There’s not a single character in this movie who feels real. They are all stereotypes. The prisoners are all good while the authorities running the prison are all bad. Ida Lupino does the best she can but her character is such a two-dimensional villain and the entire movie is so phony there’s little she can do. It’s a complete waste of a fine actress.
Howard Duff has an even more thankless role as Dr Crane. Dr Crane is a smarmy, smug, self-satisfied bleeding heart and that’s how Duff plays him. He’s irritating beyond belief.
Cleo Moore and Jan Sterling play sympathetic prisoners but again they’re mere stereotypes. They’re the victims of a wicked oppressive system. Phyllis Thaxter is excruciating as Helene Jensen. If only Helene could stop feeling sorry for herself and give some thought to the parents of the child she killed we might be able to respect her but the script never even suggests such a thought. We’re simply supposed to pity her as another victim of an oppressive system.
The entire movie is one long bleeding heart sob story about the inhumanity of the system, and of course no mention is made of the price that victims of crime have to pay. The movie makes it plain that we’re supposed to be on the side of the prisoners but conveniently it forgets to mention the trail of misery that criminals leave behind them.
Lewis Seiler directed this mess and shows no signs of inspiration or imagination. There’s nothing even vaguely noirish about the visual style of the film.

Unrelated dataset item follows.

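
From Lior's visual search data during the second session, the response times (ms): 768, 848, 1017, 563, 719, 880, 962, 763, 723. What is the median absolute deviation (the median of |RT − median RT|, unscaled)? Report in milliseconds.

80 ms

Sorted: 563, 719, 723, 763, 768, 848, 880, 962, 1017 → median = 768
|x − 768|: 0, 80, 249, 205, 49, 112, 194, 5, 45
Sorted deviations: 0, 5, 45, 49, 80, 112, 194, 205, 249 → MAD = 80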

This movie is included in Sony’s Bad Girls of Noir volume 2 DVD set. It’s an acceptable print although it is rather grainy. There are no extras.
By no stretch of the imagination can Women’s Prison be considered a film noir. It is a social problem message movie, and it’s one of the most annoying and heavy-handed examples of that genre ever made. This is simplistic rubbish that tries to manipulate the viewer into an emotional response. This is a movie to be avoided at all costs.